FDA Assistant General Secretary Lucille Thirlby said:

“The report clearly identifies areas that require an urgent focus, particularly the lack of progress on the reform to the performance management system, and investment in and implementation of a credible, robust and simple pay progression system.  As the SSRB points out, there is a ‘continuing thread’ in its concerns of ‘excessive complexity rather than a determined drive to implementation’.”

However Thirlby criticised the government’s response to the report, arguing that their Ministerial Statement “fails to grasp these important issues or say how the government will progress the report recommendations.”

“There are obvious consequences to ministers failing year after year to implement the urgently needed change for the Senior Civil Service,” she added. “Three departments had close to 30 per cent of their SCS leaving in a year.
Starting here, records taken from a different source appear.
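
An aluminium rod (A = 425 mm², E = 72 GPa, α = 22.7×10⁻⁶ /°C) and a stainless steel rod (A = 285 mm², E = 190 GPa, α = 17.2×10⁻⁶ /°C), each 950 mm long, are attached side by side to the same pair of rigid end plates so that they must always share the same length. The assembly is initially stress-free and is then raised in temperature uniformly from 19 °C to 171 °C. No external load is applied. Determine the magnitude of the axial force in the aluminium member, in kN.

P ≈ 16.3 kN (compressive in the aluminium)

The aluminium has the larger α, so on heating it would change length more than the stainless steel if both were free. The rigid plates force a common final length, so the aluminium is put into compression and the stainless steel into tension, with equal and opposite forces P (no external load).
Setting the final lengths equal and cancelling L: (α₁ − α₂)ΔT = P/(A₁E₁) + P/(A₂E₂).
|α₁ − α₂|·ΔT = 5.5×10⁻⁶ × 152 = 0.000836.
1/(A₁E₁) + 1/(A₂E₂) = 1/(425×72×10³) + 1/(285×190×10³) = 5.115×10⁻⁸ N⁻¹.
So P = 0.000836 / 5.115×10⁻⁸ = 16.35 kN.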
Pay and reward remains a core reason to move out of the civil service, but the proportion of leavers citing a lack of fair treatment or not feeling respected or valued at work remains worryingly high.”  

Thirlby urged the Minister for the Cabinet Office to give serious thought to the SSRB’s recommendations and to take “decisive action and invest in his senior leaders”, concluding that the recent ‘Declaration on Government Reform’ will remain “nothing more than words if the government fails to make the urgent step change required by investing in and valuing the SCS, and all civil servants”.
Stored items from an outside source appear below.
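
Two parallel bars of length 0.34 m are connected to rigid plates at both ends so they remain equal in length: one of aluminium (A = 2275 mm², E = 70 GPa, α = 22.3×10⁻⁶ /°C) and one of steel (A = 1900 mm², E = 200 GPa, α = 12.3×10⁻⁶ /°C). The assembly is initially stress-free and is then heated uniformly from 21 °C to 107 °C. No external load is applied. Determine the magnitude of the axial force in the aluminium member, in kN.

The aluminium has the larger α, so on heating it would change length more than the steel if both were free. The rigid plates force a common final length, so the aluminium is put into compression and the steel into tension, with equal and opposite forces P (no external load).
Compatibility of the two members (thermal + elastic change equal): (α₁ − α₂)ΔT = P·[1/(A₁E₁) + 1/(A₂E₂)].
|α₁ − α₂|·ΔT = 10×10⁻⁶ × 86 = 0.00086.
1/(A₁E₁) + 1/(A₂E₂) = 1/(2275×70×10³) + 1/(1900×200×10³) = 8.911×10⁻⁹ N⁻¹.
So P = 0.00086 / 8.911×10⁻⁹ = 96.51 kN.

P ≈ 96.5 kN (compressive in the aluminium)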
The FDA has made clear its opposition to the public sector ‘pay pause’, and the SSRB made no specific pay recommendations for the 2021/22 pay year for the Senior Civil Service.  However, independent research commissioned by the FDA from Income Data Research showed that the SCS pay bands are between 10% and 15% behind at the median/midpoint basic salary for comparable roles in other major parts of the public sector. The comparison with the private sector is even more stark – at best SCS pay bands are around two thirds of private sector equivalents, and at the most senior levels half as much as their private sector comparators.

The FDA continues to engage with the Cabinet Office on the need for SCS pay reform.